Es algo que llama la atención, esta señora hacía algo más que cubrir el expediente o criticar lo mal que otros trabajan.

Según me acercaba vi su cara amable a pesar de los rasgos que delataban bien la vida a la intemperie, bien algún déficit de vitaminas o algún proceso alérgico... quizás algún síndrome de tipo canceroso. No es fácil deducir la salud de alguien por el aspecto.

Estaba en la puerta del supermercado, impertérrita y tranquila. Ni siquiera miraba a la gente que pasaba a su lado sin verla.

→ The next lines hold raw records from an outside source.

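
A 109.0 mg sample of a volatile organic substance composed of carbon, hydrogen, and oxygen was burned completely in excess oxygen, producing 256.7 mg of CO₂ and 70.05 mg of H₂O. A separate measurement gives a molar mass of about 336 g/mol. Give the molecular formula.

C18H24O6

mol C = 0.2567 g CO₂ ÷ 44.009 g/mol = 0.0058329 mol
mol H = 2 × 0.07005 g H₂O ÷ 18.015 g/mol = 0.0077769 mol
mass O = 0.1090 − (0.070059 + 0.0078391) = 0.031102 g → mol O = 0.031102 ÷ 15.999 = 0.0019440 mol
Divide by the smallest (0.0019440 mol): C 3.000, H 4.000, O 1.000
Empirical formula: C3H4O
Empirical-formula mass = 56.06 g/mol; 336 ÷ 56.06 ≈ 6, so the molecular formula is C18H24O6.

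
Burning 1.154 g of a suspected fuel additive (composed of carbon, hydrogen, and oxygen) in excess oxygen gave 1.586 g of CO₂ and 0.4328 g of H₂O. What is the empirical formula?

C6H8O7

mol C = 1.586 g CO₂ ÷ 44.009 g/mol = 0.036038 mol
mol H = 2 × 0.4328 g H₂O ÷ 18.015 g/mol = 0.048049 mol
mass O = 1.154 − (0.43285 + 0.048433) = 0.67271 g → mol O = 0.67271 ÷ 15.999 = 0.042047 mol
Divide by the smallest (0.036038 mol): C 1.000, H 1.333, O 1.167
Multiplying each by 6 gives whole numbers: C 6.00, H 8.00, O 7.00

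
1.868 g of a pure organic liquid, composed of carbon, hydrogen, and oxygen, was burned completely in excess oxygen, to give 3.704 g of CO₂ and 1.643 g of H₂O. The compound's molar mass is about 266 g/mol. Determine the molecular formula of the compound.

mol C = 3.704 g CO₂ ÷ 44.009 g/mol = 0.084165 mol
mol H = 2 × 1.643 g H₂O ÷ 18.015 g/mol = 0.18240 mol
mass O = 1.868 − (1.0109 + 0.18386) = 0.67324 g → mol O = 0.67324 ÷ 15.999 = 0.042080 mol
Divide by the smallest (0.042080 mol): C 2.000, H 4.335, O 1.000
Multiplying each by 3 gives whole numbers: C 6.00, H 13.00, O 3.00
Empirical formula: C6H13O3
Empirical-formula mass = 133.17 g/mol; 266 ÷ 133.17 ≈ 2, so the molecular formula is C12H26O6.

C12H26O6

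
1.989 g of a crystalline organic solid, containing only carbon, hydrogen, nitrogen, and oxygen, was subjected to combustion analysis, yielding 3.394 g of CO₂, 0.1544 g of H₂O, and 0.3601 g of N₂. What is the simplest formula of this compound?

C9H2N3O5

mol C = 3.394 g CO₂ ÷ 44.009 g/mol = 0.077121 mol
mol H = 2 × 0.1544 g H₂O ÷ 18.015 g/mol = 0.017141 mol
mol N = 2 × 0.3601 g N₂ ÷ 28.014 g/mol = 0.025709 mol
mass O = 1.989 − (0.92630 + 0.017278 + 0.36010) = 0.68533 g → mol O = 0.68533 ÷ 15.999 = 0.042836 mol
Divide by the smallest (0.017141 mol): C 4.499, H 1.000, N 1.500, O 2.499
Multiplying each by 2 gives whole numbers: C 9.00, H 2.00, N 3.00, O 5.00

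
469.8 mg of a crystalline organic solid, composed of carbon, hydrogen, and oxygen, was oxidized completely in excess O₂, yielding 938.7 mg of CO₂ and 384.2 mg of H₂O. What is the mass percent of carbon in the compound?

mol C = 0.9387 g CO₂ ÷ 44.009 g/mol = 0.021330 mol
mol H = 2 × 0.3842 g H₂O ÷ 18.015 g/mol = 0.042653 mol
mass O = 0.4698 − (0.25619 + 0.042995) = 0.17061 g → mol O = 0.17061 ÷ 15.999 = 0.010664 mol
mass % C = 0.25619 g ÷ 0.4698 g × 100%

54.53%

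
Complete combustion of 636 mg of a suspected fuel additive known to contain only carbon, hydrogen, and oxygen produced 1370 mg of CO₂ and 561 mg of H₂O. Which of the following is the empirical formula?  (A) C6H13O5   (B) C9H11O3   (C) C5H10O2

mol C = 1.37 g CO₂ ÷ 44.009 g/mol = 0.03113 mol
mol H = 2 × 0.561 g H₂O ÷ 18.015 g/mol = 0.06228 mol
mass O = 0.636 − (0.3739 + 0.06278) = 0.1993 g → mol O = 0.1993 ÷ 15.999 = 0.01246 mol
Divide by the smallest (0.01246 mol): C 2.499, H 4.999, O 1.000
Multiplying each by 2 gives whole numbers: C 5.00, H 10.00, O 2.00

(C) C5H10O2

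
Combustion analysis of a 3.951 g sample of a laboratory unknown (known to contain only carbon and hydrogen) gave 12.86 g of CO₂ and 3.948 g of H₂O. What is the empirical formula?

mol C = 12.86 g CO₂ ÷ 44.009 g/mol = 0.29221 mol
mol H = 2 × 3.948 g H₂O ÷ 18.015 g/mol = 0.43830 mol
Divide by the smallest (0.29221 mol): C 1.000, H 1.500
Multiplying each by 2 gives whole numbers: C 2.00, H 3.00

C2H3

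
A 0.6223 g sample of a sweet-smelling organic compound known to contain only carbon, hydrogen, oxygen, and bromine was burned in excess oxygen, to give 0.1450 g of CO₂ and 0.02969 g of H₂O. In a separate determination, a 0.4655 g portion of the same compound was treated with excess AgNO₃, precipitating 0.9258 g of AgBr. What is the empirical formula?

CHBr2O

mol C = 0.1450 g CO₂ ÷ 44.009 g/mol = 0.0032948 mol
mol H = 2 × 0.02969 g H₂O ÷ 18.015 g/mol = 0.0032961 mol
From the AgBr data: mol Br per gram of compound = (0.9258 ÷ 187.772) ÷ 0.4655 = 0.010592 mol/g, so in the 0.6223 g combustion sample mol Br = 0.0065912 mol
mass O = 0.6223 − (0.039574 + 0.0033225 + 0.52667) = 0.052738 g → mol O = 0.052738 ÷ 15.999 = 0.0032963 mol
Divide by the smallest (0.0032948 mol): C 1.000, H 1.000, Br 2.001, O 1.000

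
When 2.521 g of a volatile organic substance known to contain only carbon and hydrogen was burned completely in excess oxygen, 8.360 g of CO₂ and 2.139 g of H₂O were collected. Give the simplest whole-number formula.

C4H5

mol C = 8.360 g CO₂ ÷ 44.009 g/mol = 0.18996 mol
mol H = 2 × 2.139 g H₂O ÷ 18.015 g/mol = 0.23747 mol
Divide by the smallest (0.18996 mol): C 1.000, H 1.250
Multiplying each by 4 gives whole numbers: C 4.00, H 5.00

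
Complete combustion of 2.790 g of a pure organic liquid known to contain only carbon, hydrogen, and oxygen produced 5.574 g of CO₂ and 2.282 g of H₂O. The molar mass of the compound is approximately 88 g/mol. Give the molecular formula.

mol C = 5.574 g CO₂ ÷ 44.009 g/mol = 0.12666 mol
mol H = 2 × 2.282 g H₂O ÷ 18.015 g/mol = 0.25334 mol
mass O = 2.790 − (1.5213 + 0.25537) = 1.0134 g → mol O = 1.0134 ÷ 15.999 = 0.063339 mol
Divide by the smallest (0.063339 mol): C 2.000, H 4.000, O 1.000
Empirical formula: C2H4O
Empirical-formula mass = 44.05 g/mol; 88 ÷ 44.05 ≈ 2, so the molecular formula is C4H8O2.

C4H8O2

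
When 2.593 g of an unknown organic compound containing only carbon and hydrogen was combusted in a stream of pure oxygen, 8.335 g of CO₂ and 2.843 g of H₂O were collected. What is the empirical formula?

C3H5

mol C = 8.335 g CO₂ ÷ 44.009 g/mol = 0.18939 mol
mol H = 2 × 2.843 g H₂O ÷ 18.015 g/mol = 0.31563 mol
Divide by the smallest (0.18939 mol): C 1.000, H 1.667
Multiplying each by 3 gives whole numbers: C 3.00, H 5.00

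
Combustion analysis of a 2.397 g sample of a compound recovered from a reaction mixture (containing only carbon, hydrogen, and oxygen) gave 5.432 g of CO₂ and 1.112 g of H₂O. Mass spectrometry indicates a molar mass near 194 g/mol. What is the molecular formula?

C10H10O4

mol C = 5.432 g CO₂ ÷ 44.009 g/mol = 0.12343 mol
mol H = 2 × 1.112 g H₂O ÷ 18.015 g/mol = 0.12345 mol
mass O = 2.397 − (1.4825 + 0.12444) = 0.79005 g → mol O = 0.79005 ÷ 15.999 = 0.049381 mol
Divide by the smallest (0.049381 mol): C 2.500, H 2.500, O 1.000
Multiplying each by 2 gives whole numbers: C 5.00, H 5.00, O 2.00
Empirical formula: C5H5O2
Empirical-formula mass = 97.09 g/mol; 194 ÷ 97.09 ≈ 2, so the molecular formula is C10H10O4.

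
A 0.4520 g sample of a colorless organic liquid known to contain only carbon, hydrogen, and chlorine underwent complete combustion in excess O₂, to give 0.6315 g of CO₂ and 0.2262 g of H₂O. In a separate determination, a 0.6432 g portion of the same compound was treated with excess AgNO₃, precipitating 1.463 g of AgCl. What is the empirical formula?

C4H7Cl2

mol C = 0.6315 g CO₂ ÷ 44.009 g/mol = 0.014349 mol
mol H = 2 × 0.2262 g H₂O ÷ 18.015 g/mol = 0.025112 mol
From the AgCl data: mol Cl per gram of compound = (1.463 ÷ 143.318) ÷ 0.6432 = 0.015871 mol/g, so in the 0.4520 g combustion sample mol Cl = 0.0071736 mol
Divide by the smallest (0.0071736 mol): C 2.000, H 3.501, Cl 1.000
Multiplying each by 2 gives whole numbers: C 4.00, H 7.00, Cl 2.00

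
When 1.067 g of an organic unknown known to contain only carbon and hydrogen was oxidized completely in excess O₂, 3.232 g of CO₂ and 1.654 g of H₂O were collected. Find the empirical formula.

mol C = 3.232 g CO₂ ÷ 44.009 g/mol = 0.073440 mol
mol H = 2 × 1.654 g H₂O ÷ 18.015 g/mol = 0.18362 mol
Divide by the smallest (0.073440 mol): C 1.000, H 2.500
Multiplying each by 2 gives whole numbers: C 2.00, H 5.00

C2H5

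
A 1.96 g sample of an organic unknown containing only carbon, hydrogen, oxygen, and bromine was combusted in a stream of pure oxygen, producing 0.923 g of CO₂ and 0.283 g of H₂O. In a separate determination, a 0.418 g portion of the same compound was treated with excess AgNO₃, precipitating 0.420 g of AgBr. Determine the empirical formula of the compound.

mol C = 0.923 g CO₂ ÷ 44.009 g/mol = 0.02097 mol
mol H = 2 × 0.283 g H₂O ÷ 18.015 g/mol = 0.03142 mol
From the AgBr data: mol Br per gram of compound = (0.420 ÷ 187.772) ÷ 0.418 = 0.005351 mol/g, so in the 1.96 g combustion sample mol Br = 0.01049 mol
mass O = 1.96 − (0.2519 + 0.03167 + 0.8380) = 0.8384 g → mol O = 0.8384 ÷ 15.999 = 0.05240 mol
Divide by the smallest (0.01049 mol): C 2.000, H 2.996, Br 1.000, O 4.996

C2H3BrO5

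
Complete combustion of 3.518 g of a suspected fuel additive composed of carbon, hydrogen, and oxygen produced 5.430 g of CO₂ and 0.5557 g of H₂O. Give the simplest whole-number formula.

C2HO2

mol C = 5.430 g CO₂ ÷ 44.009 g/mol = 0.12338 mol
mol H = 2 × 0.5557 g H₂O ÷ 18.015 g/mol = 0.061693 mol
mass O = 3.518 − (1.4820 + 0.062187) = 1.9738 g → mol O = 1.9738 ÷ 15.999 = 0.12337 mol
Divide by the smallest (0.061693 mol): C 2.000, H 1.000, O 2.000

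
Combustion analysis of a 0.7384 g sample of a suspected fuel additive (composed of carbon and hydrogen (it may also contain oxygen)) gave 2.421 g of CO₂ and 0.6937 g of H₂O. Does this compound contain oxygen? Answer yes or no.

no

mol C = 2.421 g CO₂ ÷ 44.009 g/mol = 0.055011 mol
mol H = 2 × 0.6937 g H₂O ÷ 18.015 g/mol = 0.077014 mol
C and H together account for 0.73837 g — essentially the entire 0.7384 g sample — so the compound contains no oxygen.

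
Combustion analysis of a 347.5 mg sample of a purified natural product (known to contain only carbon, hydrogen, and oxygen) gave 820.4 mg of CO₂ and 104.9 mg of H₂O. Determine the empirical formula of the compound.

C8H5O3

mol C = 0.8204 g CO₂ ÷ 44.009 g/mol = 0.018642 mol
mol H = 2 × 0.1049 g H₂O ÷ 18.015 g/mol = 0.011646 mol
mass O = 0.3475 − (0.22390 + 0.011739) = 0.11186 g → mol O = 0.11186 ÷ 15.999 = 0.0069915 mol
Divide by the smallest (0.0069915 mol): C 2.666, H 1.666, O 1.000
Multiplying each by 3 gives whole numbers: C 8.00, H 5.00, O 3.00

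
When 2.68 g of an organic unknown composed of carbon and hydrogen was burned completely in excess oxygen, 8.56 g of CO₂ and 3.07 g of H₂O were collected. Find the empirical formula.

C4H7

mol C = 8.56 g CO₂ ÷ 44.009 g/mol = 0.1945 mol
mol H = 2 × 3.07 g H₂O ÷ 18.015 g/mol = 0.3408 mol
Divide by the smallest (0.1945 mol): C 1.000, H 1.752
Multiplying each by 4 gives whole numbers: C 4.00, H 7.01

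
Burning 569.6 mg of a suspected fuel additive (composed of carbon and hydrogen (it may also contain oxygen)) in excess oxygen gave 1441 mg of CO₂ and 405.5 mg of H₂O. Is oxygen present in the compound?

mol C = 1.441 g CO₂ ÷ 44.009 g/mol = 0.032743 mol
mol H = 2 × 0.4055 g H₂O ÷ 18.015 g/mol = 0.045018 mol
C and H account for only 0.43866 g of the 0.5696 g sample; the remaining 0.13094 g must be oxygen.

yes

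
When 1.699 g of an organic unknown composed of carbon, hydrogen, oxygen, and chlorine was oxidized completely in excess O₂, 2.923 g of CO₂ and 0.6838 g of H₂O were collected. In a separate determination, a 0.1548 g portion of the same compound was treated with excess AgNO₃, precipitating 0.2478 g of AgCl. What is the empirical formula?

mol C = 2.923 g CO₂ ÷ 44.009 g/mol = 0.066418 mol
mol H = 2 × 0.6838 g H₂O ÷ 18.015 g/mol = 0.075915 mol
From the AgCl data: mol Cl per gram of compound = (0.2478 ÷ 143.318) ÷ 0.1548 = 0.011169 mol/g, so in the 1.699 g combustion sample mol Cl = 0.018977 mol
mass O = 1.699 − (0.79775 + 0.076522 + 0.67273) = 0.15200 g → mol O = 0.15200 ÷ 15.999 = 0.0095007 mol
Divide by the smallest (0.0095007 mol): C 6.991, H 7.990, Cl 1.997, O 1.000

C7H8Cl2O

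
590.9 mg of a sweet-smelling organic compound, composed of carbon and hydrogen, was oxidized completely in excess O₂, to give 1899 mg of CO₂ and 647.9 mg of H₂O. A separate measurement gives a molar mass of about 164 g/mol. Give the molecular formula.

mol C = 1.899 g CO₂ ÷ 44.009 g/mol = 0.043150 mol
mol H = 2 × 0.6479 g H₂O ÷ 18.015 g/mol = 0.071929 mol
Divide by the smallest (0.043150 mol): C 1.000, H 1.667
Multiplying each by 3 gives whole numbers: C 3.00, H 5.00
Empirical formula: C3H5
Empirical-formula mass = 41.07 g/mol; 164 ÷ 41.07 ≈ 4, so the molecular formula is C12H20.

C12H20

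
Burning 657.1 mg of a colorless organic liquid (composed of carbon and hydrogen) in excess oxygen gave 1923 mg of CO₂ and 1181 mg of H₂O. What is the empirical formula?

mol C = 1.923 g CO₂ ÷ 44.009 g/mol = 0.043696 mol
mol H = 2 × 1.181 g H₂O ÷ 18.015 g/mol = 0.13111 mol
Divide by the smallest (0.043696 mol): C 1.000, H 3.001

CH3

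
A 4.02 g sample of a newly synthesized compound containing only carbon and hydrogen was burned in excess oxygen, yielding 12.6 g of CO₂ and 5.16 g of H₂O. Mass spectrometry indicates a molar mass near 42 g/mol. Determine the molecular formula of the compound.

C3H6

mol C = 12.6 g CO₂ ÷ 44.009 g/mol = 0.2863 mol
mol H = 2 × 5.16 g H₂O ÷ 18.015 g/mol = 0.5729 mol
Divide by the smallest (0.2863 mol): C 1.000, H 2.001
Empirical formula: CH2
Empirical-formula mass = 14.03 g/mol; 42 ÷ 14.03 ≈ 3, so the molecular formula is C3H6.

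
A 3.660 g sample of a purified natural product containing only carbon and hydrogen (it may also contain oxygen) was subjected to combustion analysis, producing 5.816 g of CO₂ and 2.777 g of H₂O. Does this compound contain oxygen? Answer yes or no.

yes

mol C = 5.816 g CO₂ ÷ 44.009 g/mol = 0.13215 mol
mol H = 2 × 2.777 g H₂O ÷ 18.015 g/mol = 0.30830 mol
C and H account for only 1.8981 g of the 3.660 g sample; the remaining 1.7619 g must be oxygen.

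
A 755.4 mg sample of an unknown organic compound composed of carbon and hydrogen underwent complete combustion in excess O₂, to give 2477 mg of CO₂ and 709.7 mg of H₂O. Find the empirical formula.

C5H7

mol C = 2.477 g CO₂ ÷ 44.009 g/mol = 0.056284 mol
mol H = 2 × 0.7097 g H₂O ÷ 18.015 g/mol = 0.078790 mol
Divide by the smallest (0.056284 mol): C 1.000, H 1.400
Multiplying each by 5 gives whole numbers: C 5.00, H 7.00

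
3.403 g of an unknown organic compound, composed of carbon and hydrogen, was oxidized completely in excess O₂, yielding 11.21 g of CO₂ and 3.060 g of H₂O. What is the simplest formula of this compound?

C3H4

mol C = 11.21 g CO₂ ÷ 44.009 g/mol = 0.25472 mol
mol H = 2 × 3.060 g H₂O ÷ 18.015 g/mol = 0.33972 mol
Divide by the smallest (0.25472 mol): C 1.000, H 1.334
Multiplying each by 3 gives whole numbers: C 3.00, H 4.00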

No era la típica pobre que incomodaba a los viandantes dando los buenos días o mostrando una sonrisa.

Nunca había visto a alguien hacer tan bien su trabajo: ser ignorada. Habré ido unas diez veces a ese supermercado y ya me pareció parte de la circunstancia de la situación, pero sin hacerse parte de ella.

Creo que realiza un gran trabajo y con una gran función en el mantenimiento de esta sociedad: aumenta el umbral de tolerancia al cinismo. Las buenas gentes que pasamos ignorándola podemos seguir siendo buenas gentes gracias a ella, vivir nuestra vida tranquilamente sabiéndonos buena gente.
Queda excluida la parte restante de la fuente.